Six voix défendent adroitement les rôles de la légende biblique. De prime abord légèrement instable, le ténor Thomas Walker, souvent applaudi dans le répertoire baroque [lire nos chroniques du 20 août 2010, du 16 février 2016 et du 10 avril 2017], livre bientôt un Adamo d’une parfaite fiabilité dont jamais ne lasse le timbre lumineux, inimitable. La pâte généreuse du soprano Birgitte Christensen fait merveille en Eva, présence vocale positivement envoûtante. Si le mezzo Kristina Hammarström s’avère relativement terne en Caïn parfois très serré [lire nos chroniques du 29 novembre 2010, des 18 mars et 24 mai 2011, du 22 novembre 2013 et du 15 février 2016, ainsi que notre critique du CD Orlando], Olivia Vermeulen, sa consœur en registre, signe un Abele d’une délicate fraicheur à la couleur séduisante [lire nos chroniques d’Arsilda, Sieg der fruchtbaren Pomona et Kein Licht]. Comme attendu, le chant le plus théâtral est dévolu à la partie de Lucifer (Voce di Lucifero), superbement tenue par Robert Gleadow [lire nos chroniques du 27 avril 2013 et du 8 décembre 2017]. Enfin, on retrouve avec plaisir l’art subtil du contre-ténor Benno Schachtner, ici distribué en Voce di Dio redoutablement précise [lire nos chroniques de la Johannes-Passion et d’Il trionfo del tempo e del disinganno].

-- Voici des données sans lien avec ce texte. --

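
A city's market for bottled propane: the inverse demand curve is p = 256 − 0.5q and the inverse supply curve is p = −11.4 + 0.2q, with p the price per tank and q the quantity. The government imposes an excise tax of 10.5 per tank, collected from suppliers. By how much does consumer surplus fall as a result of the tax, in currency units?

Consumer surplus falls by 2808.75.

Rewrite in direct form: qd = 512 − 2p and qs = 5p + 57.
Without the tax, 512 − 2p = 5p + 57 gives 7p = 455, so p* = 65 and q* = 382.
With the tax collected from suppliers, supply shifts: qs = 5(p − 10.5) + 57.
New equilibrium: buyers pay 72.5, suppliers receive 62, q = 367. (Wedge: pb − ps = 10.5.)
ΔCS is the trapezoid between Q = 367 and Q = 382 of height 7.5: ½ · (382 + 367) · 7.5 = 2808.75.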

Parmi ces voix le lecteur aura reconnu plusieurs complices de René Jacobs, ce soir au pupitre de l’excellent B’Rock Orchestra [lire notre chronique du 16 novembre 2016]. Lorsqu’il enseignait à la Schola Cantorum Basiliensis, le chef belge découvrit lui-même Il primo omicidio à la bibliothèque du conservatoire de Bâle. En connaisseur des diverses factures scarlattiennes [lire notre chronique de Griselda], il défend avec sagesse et passion un « langage musical est humble […], une musique qui se veut délibérément austère, rigide même, afin d’être au plus proche du mysticisme de ce texte issu de la Genèse » où « chaque air devient une sorte de leçon de théologie » [ibid.]. La grande spiritualité de sa lecture s’accorde avec un climat chaleureux qui guide l’écoute dans le vif du sujet. C’est assurément la haute tenue musicale qui de ce Primo omicidio fait évènement.